Sejujurnya hidup Medina alurnya bagaimana? Medina lelah dengan masalah yang terus menghantam hidupnya. Kegagalan sudah menjadi makanan Medina sehari-hari. Apa sehina itu Medina sampai harus menelan kekecewaan pada makhluk lagi?
"Yang bilang kamu pelakor siapa, hm?" tanya Rey dengan tawa pelannnya yang tersumat dalam bibir ranum itu.
"Kali aja aku disalahin orang lain karena rebut kamu dari Medina. Biasanya kan gitu, kamu diakui orang lain kalau kamu milik Medina. Padahal aku cintanya sama aku. Dan aku otomatis dianggap perebut," Bibir Safira mengerucut manja ketika mengatakan kalimat itu.

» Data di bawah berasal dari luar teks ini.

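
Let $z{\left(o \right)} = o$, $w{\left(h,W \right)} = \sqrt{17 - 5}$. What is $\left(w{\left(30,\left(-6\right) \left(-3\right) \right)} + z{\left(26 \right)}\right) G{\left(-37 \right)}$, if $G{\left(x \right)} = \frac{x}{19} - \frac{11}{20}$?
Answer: $- \frac{12337}{190} - \frac{949 \sqrt{3}}{190} \approx -73.583$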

Rey gemas mendapatkan perlakuan manja dari Safira. Benar-benar menjijikkan bagi Tiara melihat prmandangan itu. Bagi Medina, pemandangan itu menyakitkan, "Yang bilang kamu pelakor berarti dia yang gak waras. Dari awal aku nggak cinta sama dia. Dari awal aku ketemu kamu, aku lebih nyaman sama kamu. Kamu lebih nyambung diajak ngomong, diajak curhat tentang hubungan palsuku, kamu selalu nyambung."
"Tiga tahun itu waktu yang lama buat aku bertahan pura-pura jadi laki-laki idaman dia. Ya kalau diterusin sampai kapanpun, aku bakal nggak kuat. Karena aku nggak cinta sama dia," tambah Rey lagi menjelaskan.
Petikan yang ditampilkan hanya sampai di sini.